The Rag Pickers
Robert Spencer distinguished himself as a Pennsylvania Impressionist and a member of the New Hope school of painters who worked in the vicinity of the Delaware River. He lived a peripatetic life; born in Harvard, Nebraska, his father, a Swedenborgian minister, moved the family to Illinois, Missouri, Pennsylvania, New York, and Virginia before Spencer graduated from high school. He had the intention to study medicine but switched to art and enrolled at the New York National Academy of Design. His early adult years were marked by extreme poverty coupled with vigorous activity as a painter, even collecting awards for his work.
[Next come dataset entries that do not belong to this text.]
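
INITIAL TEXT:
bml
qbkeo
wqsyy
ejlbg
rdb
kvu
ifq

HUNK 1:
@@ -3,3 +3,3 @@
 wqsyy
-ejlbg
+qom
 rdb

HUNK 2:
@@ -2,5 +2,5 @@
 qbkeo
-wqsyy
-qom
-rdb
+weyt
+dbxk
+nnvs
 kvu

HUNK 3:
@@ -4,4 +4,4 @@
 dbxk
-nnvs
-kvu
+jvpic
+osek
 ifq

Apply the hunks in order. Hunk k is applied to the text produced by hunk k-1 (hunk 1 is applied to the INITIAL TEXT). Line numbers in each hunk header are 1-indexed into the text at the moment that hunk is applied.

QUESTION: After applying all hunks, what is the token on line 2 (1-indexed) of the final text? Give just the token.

Answer: qbkeo

Derivation:
Hunk 1: at line 3 remove [ejlbg] add [qom] -> 7 lines: bml qbkeo wqsyy qom rdb kvu ifq
Hunk 2: at line 2 remove [wqsyy,qom,rdb] add [weyt,dbxk,nnvs] -> 7 lines: bml qbkeo weyt dbxk nnvs kvu ifq
Hunk 3: at line 4 remove [nnvs,kvu] add [jvpic,osek] -> 7 lines: bml qbkeo weyt dbxk jvpic osek ifq
Final line 2: qbkeo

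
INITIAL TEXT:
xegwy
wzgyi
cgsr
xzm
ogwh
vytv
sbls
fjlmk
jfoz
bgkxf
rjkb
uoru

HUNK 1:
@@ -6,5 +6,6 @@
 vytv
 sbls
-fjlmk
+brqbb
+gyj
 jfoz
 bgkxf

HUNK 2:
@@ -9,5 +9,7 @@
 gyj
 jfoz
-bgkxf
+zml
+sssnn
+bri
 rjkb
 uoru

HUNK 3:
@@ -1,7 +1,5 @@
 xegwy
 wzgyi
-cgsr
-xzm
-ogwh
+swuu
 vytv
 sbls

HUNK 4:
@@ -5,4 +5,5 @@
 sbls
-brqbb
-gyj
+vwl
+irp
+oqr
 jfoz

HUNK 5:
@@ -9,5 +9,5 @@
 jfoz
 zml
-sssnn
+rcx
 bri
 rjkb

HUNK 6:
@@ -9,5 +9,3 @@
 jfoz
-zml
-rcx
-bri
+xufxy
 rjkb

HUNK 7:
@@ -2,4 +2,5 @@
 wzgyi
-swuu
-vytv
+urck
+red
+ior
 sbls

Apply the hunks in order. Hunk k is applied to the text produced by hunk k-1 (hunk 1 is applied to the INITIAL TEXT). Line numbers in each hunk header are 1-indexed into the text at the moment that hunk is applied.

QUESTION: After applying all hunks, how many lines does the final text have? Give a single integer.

Answer: 13

Derivation:
Hunk 1: at line 6 remove [fjlmk] add [brqbb,gyj] -> 13 lines: xegwy wzgyi cgsr xzm ogwh vytv sbls brqbb gyj jfoz bgkxf rjkb uoru
Hunk 2: at line 9 remove [bgkxf] add [zml,sssnn,bri] -> 15 lines: xegwy wzgyi cgsr xzm ogwh vytv sbls brqbb gyj jfoz zml sssnn bri rjkb uoru
Hunk 3: at line 1 remove [cgsr,xzm,ogwh] add [swuu] -> 13 lines: xegwy wzgyi swuu vytv sbls brqbb gyj jfoz zml sssnn bri rjkb uoru
Hunk 4: at line 5 remove [brqbb,gyj] add [vwl,irp,oqr] -> 14 lines: xegwy wzgyi swuu vytv sbls vwl irp oqr jfoz zml sssnn bri rjkb uoru
Hunk 5: at line 9 remove [sssnn] add [rcx] -> 14 lines: xegwy wzgyi swuu vytv sbls vwl irp oqr jfoz zml rcx bri rjkb uoru
Hunk 6: at line 9 remove [zml,rcx,bri] add [xufxy] -> 12 lines: xegwy wzgyi swuu vytv sbls vwl irp oqr jfoz xufxy rjkb uoru
Hunk 7: at line 2 remove [swuu,vytv] add [urck,red,ior] -> 13 lines: xegwy wzgyi urck red ior sbls vwl irp oqr jfoz xufxy rjkb uoru
Final line count: 13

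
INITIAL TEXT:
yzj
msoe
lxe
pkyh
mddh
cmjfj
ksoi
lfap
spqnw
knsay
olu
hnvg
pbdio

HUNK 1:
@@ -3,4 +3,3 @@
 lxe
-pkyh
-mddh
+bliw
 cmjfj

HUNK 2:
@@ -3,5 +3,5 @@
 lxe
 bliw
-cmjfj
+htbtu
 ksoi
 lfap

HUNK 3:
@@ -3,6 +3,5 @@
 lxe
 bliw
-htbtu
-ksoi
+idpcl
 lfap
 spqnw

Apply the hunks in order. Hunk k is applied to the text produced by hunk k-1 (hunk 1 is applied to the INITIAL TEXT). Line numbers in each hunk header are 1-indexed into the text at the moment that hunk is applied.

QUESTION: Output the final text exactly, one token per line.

Hunk 1: at line 3 remove [pkyh,mddh] add [bliw] -> 12 lines: yzj msoe lxe bliw cmjfj ksoi lfap spqnw knsay olu hnvg pbdio
Hunk 2: at line 3 remove [cmjfj] add [htbtu] -> 12 lines: yzj msoe lxe bliw htbtu ksoi lfap spqnw knsay olu hnvg pbdio
Hunk 3: at line 3 remove [htbtu,ksoi] add [idpcl] -> 11 lines: yzj msoe lxe bliw idpcl lfap spqnw knsay olu hnvg pbdio

Answer: yzj
msoe
lxe
bliw
idpcl
lfap
spqnw
knsay
olu
hnvg
pbdio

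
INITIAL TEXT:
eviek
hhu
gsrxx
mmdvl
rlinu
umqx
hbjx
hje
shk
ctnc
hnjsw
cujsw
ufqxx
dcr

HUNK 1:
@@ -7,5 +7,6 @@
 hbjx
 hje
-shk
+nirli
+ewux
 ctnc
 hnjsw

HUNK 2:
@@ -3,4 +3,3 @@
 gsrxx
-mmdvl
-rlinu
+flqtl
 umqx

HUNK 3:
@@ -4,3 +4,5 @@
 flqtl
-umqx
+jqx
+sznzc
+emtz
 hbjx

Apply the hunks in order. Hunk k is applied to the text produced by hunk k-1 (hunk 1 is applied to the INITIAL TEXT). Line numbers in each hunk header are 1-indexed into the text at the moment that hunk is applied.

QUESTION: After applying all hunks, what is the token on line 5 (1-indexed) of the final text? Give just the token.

Answer: jqx

Derivation:
Hunk 1: at line 7 remove [shk] add [nirli,ewux] -> 15 lines: eviek hhu gsrxx mmdvl rlinu umqx hbjx hje nirli ewux ctnc hnjsw cujsw ufqxx dcr
Hunk 2: at line 3 remove [mmdvl,rlinu] add [flqtl] -> 14 lines: eviek hhu gsrxx flqtl umqx hbjx hje nirli ewux ctnc hnjsw cujsw ufqxx dcr
Hunk 3: at line 4 remove [umqx] add [jqx,sznzc,emtz] -> 16 lines: eviek hhu gsrxx flqtl jqx sznzc emtz hbjx hje nirli ewux ctnc hnjsw cujsw ufqxx dcr
Final line 5: jqx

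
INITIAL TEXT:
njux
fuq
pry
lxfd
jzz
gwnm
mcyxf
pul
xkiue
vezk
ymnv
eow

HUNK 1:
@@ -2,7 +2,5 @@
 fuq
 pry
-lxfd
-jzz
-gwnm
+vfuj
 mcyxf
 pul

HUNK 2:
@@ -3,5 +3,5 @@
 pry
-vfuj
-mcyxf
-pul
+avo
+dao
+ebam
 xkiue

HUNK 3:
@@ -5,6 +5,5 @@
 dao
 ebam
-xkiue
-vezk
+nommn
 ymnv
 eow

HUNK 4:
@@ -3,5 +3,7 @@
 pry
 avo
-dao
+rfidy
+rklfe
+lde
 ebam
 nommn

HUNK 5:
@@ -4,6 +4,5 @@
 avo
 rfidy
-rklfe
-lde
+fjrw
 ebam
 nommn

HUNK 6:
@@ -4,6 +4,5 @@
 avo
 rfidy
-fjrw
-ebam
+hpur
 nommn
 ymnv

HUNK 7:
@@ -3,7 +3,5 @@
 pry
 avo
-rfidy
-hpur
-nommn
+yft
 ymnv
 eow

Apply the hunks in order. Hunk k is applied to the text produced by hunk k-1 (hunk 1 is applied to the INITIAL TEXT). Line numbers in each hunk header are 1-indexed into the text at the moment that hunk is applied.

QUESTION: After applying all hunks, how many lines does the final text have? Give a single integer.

Answer: 7

Derivation:
Hunk 1: at line 2 remove [lxfd,jzz,gwnm] add [vfuj] -> 10 lines: njux fuq pry vfuj mcyxf pul xkiue vezk ymnv eow
Hunk 2: at line 3 remove [vfuj,mcyxf,pul] add [avo,dao,ebam] -> 10 lines: njux fuq pry avo dao ebam xkiue vezk ymnv eow
Hunk 3: at line 5 remove [xkiue,vezk] add [nommn] -> 9 lines: njux fuq pry avo dao ebam nommn ymnv eow
Hunk 4: at line 3 remove [dao] add [rfidy,rklfe,lde] -> 11 lines: njux fuq pry avo rfidy rklfe lde ebam nommn ymnv eow
Hunk 5: at line 4 remove [rklfe,lde] add [fjrw] -> 10 lines: njux fuq pry avo rfidy fjrw ebam nommn ymnv eow
Hunk 6: at line 4 remove [fjrw,ebam] add [hpur] -> 9 lines: njux fuq pry avo rfidy hpur nommn ymnv eow
Hunk 7: at line 3 remove [rfidy,hpur,nommn] add [yft] -> 7 lines: njux fuq pry avo yft ymnv eow
Final line count: 7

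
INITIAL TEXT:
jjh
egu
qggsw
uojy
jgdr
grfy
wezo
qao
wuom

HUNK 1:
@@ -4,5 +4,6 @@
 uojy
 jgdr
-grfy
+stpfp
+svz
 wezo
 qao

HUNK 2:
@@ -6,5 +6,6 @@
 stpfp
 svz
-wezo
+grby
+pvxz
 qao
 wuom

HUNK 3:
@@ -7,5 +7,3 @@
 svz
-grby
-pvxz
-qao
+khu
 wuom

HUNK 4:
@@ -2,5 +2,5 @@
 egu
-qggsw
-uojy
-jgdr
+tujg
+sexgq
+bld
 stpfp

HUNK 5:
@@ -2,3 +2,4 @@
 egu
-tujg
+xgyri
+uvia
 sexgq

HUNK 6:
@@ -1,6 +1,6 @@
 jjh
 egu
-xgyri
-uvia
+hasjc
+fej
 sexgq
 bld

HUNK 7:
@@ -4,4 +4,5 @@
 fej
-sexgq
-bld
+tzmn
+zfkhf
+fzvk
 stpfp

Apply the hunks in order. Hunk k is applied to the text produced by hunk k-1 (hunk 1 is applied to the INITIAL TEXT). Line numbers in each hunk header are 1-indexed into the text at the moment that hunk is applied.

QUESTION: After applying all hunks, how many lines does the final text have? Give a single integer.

Answer: 11

Derivation:
Hunk 1: at line 4 remove [grfy] add [stpfp,svz] -> 10 lines: jjh egu qggsw uojy jgdr stpfp svz wezo qao wuom
Hunk 2: at line 6 remove [wezo] add [grby,pvxz] -> 11 lines: jjh egu qggsw uojy jgdr stpfp svz grby pvxz qao wuom
Hunk 3: at line 7 remove [grby,pvxz,qao] add [khu] -> 9 lines: jjh egu qggsw uojy jgdr stpfp svz khu wuom
Hunk 4: at line 2 remove [qggsw,uojy,jgdr] add [tujg,sexgq,bld] -> 9 lines: jjh egu tujg sexgq bld stpfp svz khu wuom
Hunk 5: at line 2 remove [tujg] add [xgyri,uvia] -> 10 lines: jjh egu xgyri uvia sexgq bld stpfp svz khu wuom
Hunk 6: at line 1 remove [xgyri,uvia] add [hasjc,fej] -> 10 lines: jjh egu hasjc fej sexgq bld stpfp svz khu wuom
Hunk 7: at line 4 remove [sexgq,bld] add [tzmn,zfkhf,fzvk] -> 11 lines: jjh egu hasjc fej tzmn zfkhf fzvk stpfp svz khu wuom
Final line count: 11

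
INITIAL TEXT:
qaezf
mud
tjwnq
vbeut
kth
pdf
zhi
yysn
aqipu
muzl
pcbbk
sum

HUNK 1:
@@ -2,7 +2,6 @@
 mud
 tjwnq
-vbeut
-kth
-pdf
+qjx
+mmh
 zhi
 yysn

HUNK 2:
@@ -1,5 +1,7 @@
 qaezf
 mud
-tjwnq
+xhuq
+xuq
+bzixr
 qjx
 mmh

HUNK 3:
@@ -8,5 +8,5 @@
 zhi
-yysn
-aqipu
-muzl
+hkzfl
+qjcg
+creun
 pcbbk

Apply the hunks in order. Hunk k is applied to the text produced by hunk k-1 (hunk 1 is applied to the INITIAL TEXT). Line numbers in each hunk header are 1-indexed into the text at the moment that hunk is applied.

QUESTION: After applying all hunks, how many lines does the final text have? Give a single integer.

Hunk 1: at line 2 remove [vbeut,kth,pdf] add [qjx,mmh] -> 11 lines: qaezf mud tjwnq qjx mmh zhi yysn aqipu muzl pcbbk sum
Hunk 2: at line 1 remove [tjwnq] add [xhuq,xuq,bzixr] -> 13 lines: qaezf mud xhuq xuq bzixr qjx mmh zhi yysn aqipu muzl pcbbk sum
Hunk 3: at line 8 remove [yysn,aqipu,muzl] add [hkzfl,qjcg,creun] -> 13 lines: qaezf mud xhuq xuq bzixr qjx mmh zhi hkzfl qjcg creun pcbbk sum
Final line count: 13

Answer: 13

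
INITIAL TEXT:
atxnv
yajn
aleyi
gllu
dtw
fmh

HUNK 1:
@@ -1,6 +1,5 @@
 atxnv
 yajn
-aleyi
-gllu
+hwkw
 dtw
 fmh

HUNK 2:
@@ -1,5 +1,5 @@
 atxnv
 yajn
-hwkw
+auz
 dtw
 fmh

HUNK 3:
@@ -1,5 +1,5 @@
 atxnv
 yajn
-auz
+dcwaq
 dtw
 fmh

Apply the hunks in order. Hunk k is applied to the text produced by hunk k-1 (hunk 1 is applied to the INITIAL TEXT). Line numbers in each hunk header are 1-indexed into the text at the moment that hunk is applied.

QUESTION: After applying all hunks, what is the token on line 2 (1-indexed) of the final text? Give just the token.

Hunk 1: at line 1 remove [aleyi,gllu] add [hwkw] -> 5 lines: atxnv yajn hwkw dtw fmh
Hunk 2: at line 1 remove [hwkw] add [auz] -> 5 lines: atxnv yajn auz dtw fmh
Hunk 3: at line 1 remove [auz] add [dcwaq] -> 5 lines: atxnv yajn dcwaq dtw fmh
Final line 2: yajn

Answer: yajn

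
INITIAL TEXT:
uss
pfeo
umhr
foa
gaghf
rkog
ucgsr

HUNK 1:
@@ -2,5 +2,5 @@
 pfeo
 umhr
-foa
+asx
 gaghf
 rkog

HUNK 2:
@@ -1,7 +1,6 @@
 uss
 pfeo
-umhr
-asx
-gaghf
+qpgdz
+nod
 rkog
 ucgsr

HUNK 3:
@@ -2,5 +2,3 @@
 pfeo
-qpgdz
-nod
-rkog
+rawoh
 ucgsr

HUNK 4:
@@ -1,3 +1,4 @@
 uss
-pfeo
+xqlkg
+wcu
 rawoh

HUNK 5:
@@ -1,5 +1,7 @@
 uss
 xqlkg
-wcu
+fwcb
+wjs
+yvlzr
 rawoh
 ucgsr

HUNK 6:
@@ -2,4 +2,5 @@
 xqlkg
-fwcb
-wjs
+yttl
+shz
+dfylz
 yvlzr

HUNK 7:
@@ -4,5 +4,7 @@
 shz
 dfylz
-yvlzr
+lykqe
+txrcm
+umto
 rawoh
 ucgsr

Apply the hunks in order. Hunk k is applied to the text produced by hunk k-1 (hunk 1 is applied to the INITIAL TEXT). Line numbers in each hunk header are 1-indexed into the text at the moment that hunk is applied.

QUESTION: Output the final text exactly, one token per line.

Hunk 1: at line 2 remove [foa] add [asx] -> 7 lines: uss pfeo umhr asx gaghf rkog ucgsr
Hunk 2: at line 1 remove [umhr,asx,gaghf] add [qpgdz,nod] -> 6 lines: uss pfeo qpgdz nod rkog ucgsr
Hunk 3: at line 2 remove [qpgdz,nod,rkog] add [rawoh] -> 4 lines: uss pfeo rawoh ucgsr
Hunk 4: at line 1 remove [pfeo] add [xqlkg,wcu] -> 5 lines: uss xqlkg wcu rawoh ucgsr
Hunk 5: at line 1 remove [wcu] add [fwcb,wjs,yvlzr] -> 7 lines: uss xqlkg fwcb wjs yvlzr rawoh ucgsr
Hunk 6: at line 2 remove [fwcb,wjs] add [yttl,shz,dfylz] -> 8 lines: uss xqlkg yttl shz dfylz yvlzr rawoh ucgsr
Hunk 7: at line 4 remove [yvlzr] add [lykqe,txrcm,umto] -> 10 lines: uss xqlkg yttl shz dfylz lykqe txrcm umto rawoh ucgsr

Answer: uss
xqlkg
yttl
shz
dfylz
lykqe
txrcm
umto
rawoh
ucgsr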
In the Rag Pickers, Spencer presents a snapshot of the urban poor in 1920s America. His stylistic technique, composed of short, firm brushstrokes is clearly visible. The buildings evoke a European industrial town, however topographical accuracy was never the goal of Spencer. He imparts a dignity to the workers in the slight romanticizing of the scene, yet communicates their fate, nonetheless. The buildings dominate the composition. Human presence is confined to the flanks. On the left, bare-armed, sturdy women and children crowd around two men who wear bowler hats and white shirts. Presumably they are distributing money to the crowd in return for the large pile of rags they gathered, visible on the right.
Spencer enjoyed success and popularity initially, but a troubled personal life contributed to his early death: he committed suicide at age fifty-one.